Minister Kwieciński pozbawia wszelkich złudzeń! Zamrożenie cen prądu w przyszłym roku jest „nie do utrzymania”

Jerzy Kwieciński/fot. PAP/Mateusz Marek
Jerzy Kwieciński/fot. PAP/Mateusz Marek
REKLAMA

Minister finansów oraz inwestycji i rozwoju Jerzy Kwieciński nie ma wątpliwości. Nie da się utrzymać zamrożenia cen prądu w przyszłym roku. Oznacza to, że czekają nas wielkie podwyżki opłat.

Nie będziemy w stanie utrzymać cen energii na najniższym poziomie dla wszystkich odbiorców – powiedział w dotychczasowy minister finansów oraz inwestycji i rozwoju Jerzy Kwieciński. – Rząd powinien zaproponować wsparcie indywidualnym odbiorcom – dodał.

REKLAMA

Kwieciński zaznaczył, że rząd decydując się na zamrożenie cen prądu w tym roku chciał uniknąć „szoku”, jakim byłyby podwyżki nie tylko dla osób fizycznych, ale również dla samorządów i firm. – Ale widać wyraźnie, że te ceny w najbliższym czasie nie będą maleć. Myślę, że takiego silnego wzrostu, jaki mieliśmy, w tym roku już nie będzie – mówił minister Kwieciński.

Zaznaczył, że ceny rynkowe energii „będą się stabilizować, ale na wyższym poziomie w najbliższych miesiącach”. – Nie będziemy w stanie jako państwo utrzymywać tych cen na najniższym poziomie dla wszystkich odbiorców – przyznał.

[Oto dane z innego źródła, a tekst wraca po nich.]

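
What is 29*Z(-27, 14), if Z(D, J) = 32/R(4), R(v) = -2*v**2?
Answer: -29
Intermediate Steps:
Z(D, J) = -1 (Z(D, J) = 32/((-2*4**2)) = 32/((-2*16)) = 32/(-32) = 32*(-1/32) = -1)
29*Z(-27, 14) = 29*(-1) = -29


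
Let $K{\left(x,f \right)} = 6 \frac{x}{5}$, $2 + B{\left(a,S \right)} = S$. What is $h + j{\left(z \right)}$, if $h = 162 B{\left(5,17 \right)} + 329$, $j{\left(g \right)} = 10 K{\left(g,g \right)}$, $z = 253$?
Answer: $5795$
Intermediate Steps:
$B{\left(a,S \right)} = -2 + S$
$K{\left(x,f \right)} = \frac{6 x}{5}$ ($K{\left(x,f \right)} = 6 x \frac{1}{5} = 6 \frac{x}{5} = \frac{6 x}{5}$)
$j{\left(g \right)} = 12 g$ ($j{\left(g \right)} = 10 \frac{6 g}{5} = 12 g$)
$h = 2759$ ($h = 162 \left(-2 + 17\right) + 329 = 162 \cdot 15 + 329 = 2430 + 329 = 2759$)
$h + j{\left(z \right)} = 2759 + 12 \cdot 253 = 2759 + 3036 = 5795$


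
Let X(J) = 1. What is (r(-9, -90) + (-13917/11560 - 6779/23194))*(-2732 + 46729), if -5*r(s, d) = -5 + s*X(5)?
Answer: 7690395207119/134061320 ≈ 57365.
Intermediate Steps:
r(s, d) = 1 - s/5 (r(s, d) = -(-5 + s*1)/5 = -(-5 + s)/5 = 1 - s/5)
(r(-9, -90) + (-13917/11560 - 6779/23194))*(-2732 + 46729) = ((1 - ⅕*(-9)) + (-13917/11560 - 6779/23194))*(-2732 + 46729) = ((1 + 9/5) + (-13917*1/11560 - 6779*1/23194))*43997 = (14/5 + (-13917/11560 - 6779/23194))*43997 = (14/5 - 200578069/134061320)*43997 = (174793627/134061320)*43997 = 7690395207119/134061320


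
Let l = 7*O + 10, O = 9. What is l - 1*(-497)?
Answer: 570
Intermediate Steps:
l = 73 (l = 7*9 + 10 = 63 + 10 = 73)
l - 1*(-497) = 73 - 1*(-497) = 73 + 497 = 570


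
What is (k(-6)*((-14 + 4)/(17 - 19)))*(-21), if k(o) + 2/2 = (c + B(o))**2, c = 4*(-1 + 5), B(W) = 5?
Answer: -46200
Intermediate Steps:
c = 16 (c = 4*4 = 16)
k(o) = 440 (k(o) = -1 + (16 + 5)**2 = -1 + 21**2 = -1 + 441 = 440)
(k(-6)*((-14 + 4)/(17 - 19)))*(-21) = (440*((-14 + 4)/(17 - 19)))*(-21) = (440*(-10/(-2)))*(-21) = (440*(-10*(-1/2)))*(-21) = (440*5)*(-21) = 2200*(-21) = -46200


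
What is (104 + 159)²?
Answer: 69169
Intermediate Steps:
(104 + 159)² = 263² = 69169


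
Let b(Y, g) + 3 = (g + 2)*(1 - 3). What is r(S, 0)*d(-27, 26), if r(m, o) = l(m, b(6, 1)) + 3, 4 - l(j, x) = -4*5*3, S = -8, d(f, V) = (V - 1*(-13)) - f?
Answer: 4422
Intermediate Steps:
d(f, V) = 13 + V - f (d(f, V) = (V + 13) - f = (13 + V) - f = 13 + V - f)
b(Y, g) = -7 - 2*g (b(Y, g) = -3 + (g + 2)*(1 - 3) = -3 + (2 + g)*(-2) = -3 + (-4 - 2*g) = -7 - 2*g)
l(j, x) = 64 (l(j, x) = 4 - (-4*5)*3 = 4 - (-20)*3 = 4 - 1*(-60) = 4 + 60 = 64)
r(m, o) = 67 (r(m, o) = 64 + 3 = 67)
r(S, 0)*d(-27, 26) = 67*(13 + 26 - 1*(-27)) = 67*(13 + 26 + 27) = 67*66 = 4422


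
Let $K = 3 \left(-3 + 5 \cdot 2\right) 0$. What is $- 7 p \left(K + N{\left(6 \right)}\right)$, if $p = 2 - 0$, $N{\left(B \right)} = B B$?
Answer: $-504$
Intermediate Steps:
$N{\left(B \right)} = B^{2}$
$K = 0$ ($K = 3 \left(-3 + 10\right) 0 = 3 \cdot 7 \cdot 0 = 21 \cdot 0 = 0$)
$p = 2$ ($p = 2 + 0 = 2$)
$- 7 p \left(K + N{\left(6 \right)}\right) = \left(-7\right) 2 \left(0 + 6^{2}\right) = - 14 \left(0 + 36\right) = \left(-14\right) 36 = -504$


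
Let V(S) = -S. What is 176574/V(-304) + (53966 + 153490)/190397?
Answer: 16841113251/28940344 ≈ 581.92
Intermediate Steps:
176574/V(-304) + (53966 + 153490)/190397 = 176574/((-1*(-304))) + (53966 + 153490)/190397 = 176574/304 + 207456*(1/190397) = 176574*(1/304) + 207456/190397 = 88287/152 + 207456/190397 = 16841113251/28940344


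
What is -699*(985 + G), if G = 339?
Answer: -925476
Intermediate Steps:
-699*(985 + G) = -699*(985 + 339) = -699*1324 = -925476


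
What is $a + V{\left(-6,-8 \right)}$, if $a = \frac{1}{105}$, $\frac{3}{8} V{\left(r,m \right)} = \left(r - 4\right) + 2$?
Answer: $- \frac{2239}{105} \approx -21.324$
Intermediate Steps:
$V{\left(r,m \right)} = - \frac{16}{3} + \frac{8 r}{3}$ ($V{\left(r,m \right)} = \frac{8 \left(\left(r - 4\right) + 2\right)}{3} = \frac{8 \left(\left(-4 + r\right) + 2\right)}{3} = \frac{8 \left(-2 + r\right)}{3} = - \frac{16}{3} + \frac{8 r}{3}$)
$a = \frac{1}{105} \approx 0.0095238$
$a + V{\left(-6,-8 \right)} = \frac{1}{105} + \left(- \frac{16}{3} + \frac{8}{3} \left(-6\right)\right) = \frac{1}{105} - \frac{64}{3} = - \frac{2239}{105}$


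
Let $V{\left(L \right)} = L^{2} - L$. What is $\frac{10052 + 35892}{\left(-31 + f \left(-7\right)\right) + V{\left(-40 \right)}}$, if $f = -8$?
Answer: $\frac{45944}{1665} \approx 27.594$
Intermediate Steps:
$\frac{10052 + 35892}{\left(-31 + f \left(-7\right)\right) + V{\left(-40 \right)}} = \frac{10052 + 35892}{\left(-31 - -56\right) - 40 \left(-1 - 40\right)} = \frac{45944}{\left(-31 + 56\right) - -1640} = \frac{45944}{25 + 1640} = \frac{45944}{1665}$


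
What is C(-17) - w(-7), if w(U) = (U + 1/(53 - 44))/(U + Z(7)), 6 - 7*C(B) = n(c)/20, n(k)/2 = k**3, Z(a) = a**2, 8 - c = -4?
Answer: -22363/945 ≈ -23.665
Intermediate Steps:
c = 12 (c = 8 - 1*(-4) = 8 + 4 = 12)
n(k) = 2*k**3
C(B) = -834/35 (C(B) = 6/7 - 2*12**3/(7*20) = 6/7 - 2*1728/(7*20) = 6/7 - 3456/(7*20) = 6/7 - 1/7*864/5 = 6/7 - 864/35 = -834/35)
w(U) = (1/9 + U)/(49 + U) (w(U) = (U + 1/(53 - 44))/(U + 7**2) = (U + 1/9)/(U + 49) = (U + 1/9)/(49 + U) = (1/9 + U)/(49 + U))
C(-17) - w(-7) = -834/35 - (1/9 - 7)/(49 - 7) = -834/35 - (-62)/(42*9) = -834/35 - 1*(-31/189) = -834/35 + 31/189 = -22363/945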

Według Kwiecińskiego, powinien powstać system dopłat do prądu dla najuboższych obywateli. – Musimy absolutnie zadbać o wszystkich tych mieszkańców naszego kraju, szczególnie o tę uboższą część społeczeństwa, których wyższe ceny energii mogą szczególnie dotknąć – przekonywał. – Myślę, że takie wsparcie dla tego naszego społeczeństwa, dla klientów indywidualnych będzie przez nasz rząd zaproponowane – zapowiedział.

Tzw. ustawa o cenach prądu obowiązuje jedynie w 2019 r. Przedstawiciele Ministerstwa Energii informowali ostatnio, że trwa analiza potencjalnych rozwiązań do zastosowania w 2020 r. na rynku energii elektrycznej. Natomiast konkluzje powinny być znane pod koniec IV kwartału, po zakontraktowaniu większości dostaw energii na rok 2020 r.